Ja, man muss plötzlich darüber nachdenken, was man damit macht, es gibt nichts Stressigeres. Geld macht viele Dinge nicht leichter. Das hört sich jetzt anmaßend an, aber das sagen viele Leute, die Geld haben. Vor dem Gewinn hatte ich immer rote Zahlen auf dem Konto und jetzt musste ich plötzlich lernen, mit so viel Geld umzugehen.

Hat sich dein Leben seit dem Gewinn grundlegend verändert?

Ich muss mir weniger Gedanken machen.

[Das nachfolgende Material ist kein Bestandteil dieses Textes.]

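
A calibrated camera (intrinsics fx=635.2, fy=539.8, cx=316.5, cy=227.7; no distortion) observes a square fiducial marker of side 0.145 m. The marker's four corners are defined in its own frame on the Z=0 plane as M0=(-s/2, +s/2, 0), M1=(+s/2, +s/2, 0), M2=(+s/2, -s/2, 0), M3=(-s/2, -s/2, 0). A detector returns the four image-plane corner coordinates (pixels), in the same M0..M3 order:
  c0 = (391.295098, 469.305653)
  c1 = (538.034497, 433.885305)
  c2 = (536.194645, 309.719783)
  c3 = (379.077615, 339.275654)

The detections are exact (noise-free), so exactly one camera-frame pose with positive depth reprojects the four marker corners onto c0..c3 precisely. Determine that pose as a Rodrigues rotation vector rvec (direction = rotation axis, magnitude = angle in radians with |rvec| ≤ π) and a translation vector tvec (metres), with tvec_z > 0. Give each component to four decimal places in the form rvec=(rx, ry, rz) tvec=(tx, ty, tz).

Intrinsics K: fx=635.2, fy=539.8, cx=316.5, cy=227.7
Marker side s = 0.145 m; corners in marker frame (Z=0):
  M0 = (-0.0725, +0.0725, 0)
  M1 = (+0.0725, +0.0725, 0)
  M2 = (+0.0725, -0.0725, 0)
  M3 = (-0.0725, -0.0725, 0)
Detected image corners:
  c0 = (391.295098, 469.305653) px
  c1 = (538.034497, 433.885305) px
  c2 = (536.194645, 309.719783) px
  c3 = (379.077615, 339.275654) px
Planar DLT: solve 8×8 A·h = b for H (H[2,2]=1):
  H  [+1246.52166 +255.33770 +463.65286]
  H  [-56.49706 +1050.91811 +389.61405]
  H  [+0.43350 +0.45102 +1.00000]
B = K⁻¹H; ‖b₁‖=1.822233, ‖b₂‖=1.822233; λ = 2/(‖b₁‖+‖b₂‖) = 0.548777, sign → tz>0 ⇒ λ=+0.548777
r₁ = λ·B[:,0] = (+0.95839,-0.15779,+0.23790); r₂ = λ·B[:,1] = (+0.09727,+0.96399,+0.24751)
r₃ = r₁×r₂ = (-0.26839,-0.21407,+0.93922); SVD([r₁ r₂ r₃]) → R = UVᵀ:
  R  [+0.95839 +0.09727 -0.26839]
  R  [-0.15779 +0.96399 -0.21407]
  R  [+0.23790 +0.24751 +0.93922]
t = (+0.12713, +0.16461, +0.54878) m
tr R = 2.861603; θ = arccos((tr R − 1)/2) = 0.374197 rad = 21.440°
axis k = ((R−Rᵀ)₃₂, (R−Rᵀ)₁₃, (R−Rᵀ)₂₁) / (2 sinθ) = (+0.631395, -0.692542, -0.348893)
rvec = θ·k = (+0.236266, -0.259147, -0.130555)

rvec=(0.2363, -0.2591, -0.1306) tvec=(0.1271, 0.1646, 0.5488)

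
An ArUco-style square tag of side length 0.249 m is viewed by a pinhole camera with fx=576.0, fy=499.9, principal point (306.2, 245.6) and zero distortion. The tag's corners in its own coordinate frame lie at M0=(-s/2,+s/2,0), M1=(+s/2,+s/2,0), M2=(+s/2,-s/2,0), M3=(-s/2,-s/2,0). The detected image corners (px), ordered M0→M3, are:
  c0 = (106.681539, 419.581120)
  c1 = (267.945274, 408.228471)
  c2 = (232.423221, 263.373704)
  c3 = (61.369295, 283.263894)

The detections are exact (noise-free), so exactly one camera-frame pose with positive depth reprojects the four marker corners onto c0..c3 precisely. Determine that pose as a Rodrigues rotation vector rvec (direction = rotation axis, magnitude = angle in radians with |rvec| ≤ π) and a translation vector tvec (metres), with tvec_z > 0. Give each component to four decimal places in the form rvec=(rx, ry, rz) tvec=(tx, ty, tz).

rvec=(0.2493, 0.1547, -0.1559) tvec=(-0.1971, 0.1628, 0.8077)

Intrinsics K: fx=576.0, fy=499.9, cx=306.2, cy=245.6
Marker side s = 0.249 m; corners in marker frame (Z=0):
  M0 = (-0.1245, +0.1245, 0)
  M1 = (+0.1245, +0.1245, 0)
  M2 = (+0.1245, -0.1245, 0)
  M3 = (-0.1245, -0.1245, 0)
Detected image corners:
  c0 = (106.681539, 419.581120) px
  c1 = (267.945274, 408.228471) px
  c2 = (232.423221, 263.373704) px
  c3 = (61.369295, 283.263894) px
Planar DLT: solve 8×8 A·h = b for H (H[2,2]=1):
  H  [+631.19497 +210.99019 +165.63841]
  H  [-134.92214 +663.16709 +346.33970]
  H  [-0.21187 +0.28817 +1.00000]
B = K⁻¹H; ‖b₁‖=1.238039, ‖b₂‖=1.238039; λ = 2/(‖b₁‖+‖b₂‖) = 0.807729, sign → tz>0 ⇒ λ=+0.807729
r₁ = λ·B[:,0] = (+0.97610,-0.13393,-0.17113); r₂ = λ·B[:,1] = (+0.17214,+0.95718,+0.23276)
r₃ = r₁×r₂ = (+0.13263,-0.25666,+0.95736); SVD([r₁ r₂ r₃]) → R = UVᵀ:
  R  [+0.97610 +0.17214 +0.13263]
  R  [-0.13393 +0.95718 -0.25666]
  R  [-0.17113 +0.23276 +0.95736]
t = (-0.19711, +0.16277, +0.80773) m
tr R = 2.890641; θ = arccos((tr R − 1)/2) = 0.332220 rad = 19.035°
axis k = ((R−Rᵀ)₃₂, (R−Rᵀ)₁₃, (R−Rᵀ)₂₁) / (2 sinθ) = (+0.750308, +0.465692, -0.469222)
rvec = θ·k = (+0.249267, +0.154712, -0.155885)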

Gerade beim Thema Essen ist es schon schön, wenn man das Bio-Produkt kaufen kann, ohne schlechtes Gewissen, weil man so viel Geld ausgegeben hat.

Versuche den Abend bei ‚Wer wird Millionär“ in drei Worten zu beschreiben.

interessant – aufregend – überwältigend

Noch eine Anekdote?

Alle Leute die mich kennen, haben mir während der Spargelfrage geschrieben, denn ich hasse Spargel und sie haben gedacht der arme Kerl, jetzt fliegt er raus oder braucht drei Joker. Zwei Joker musste ich bei der Frage ja dann schließlich auch opfern.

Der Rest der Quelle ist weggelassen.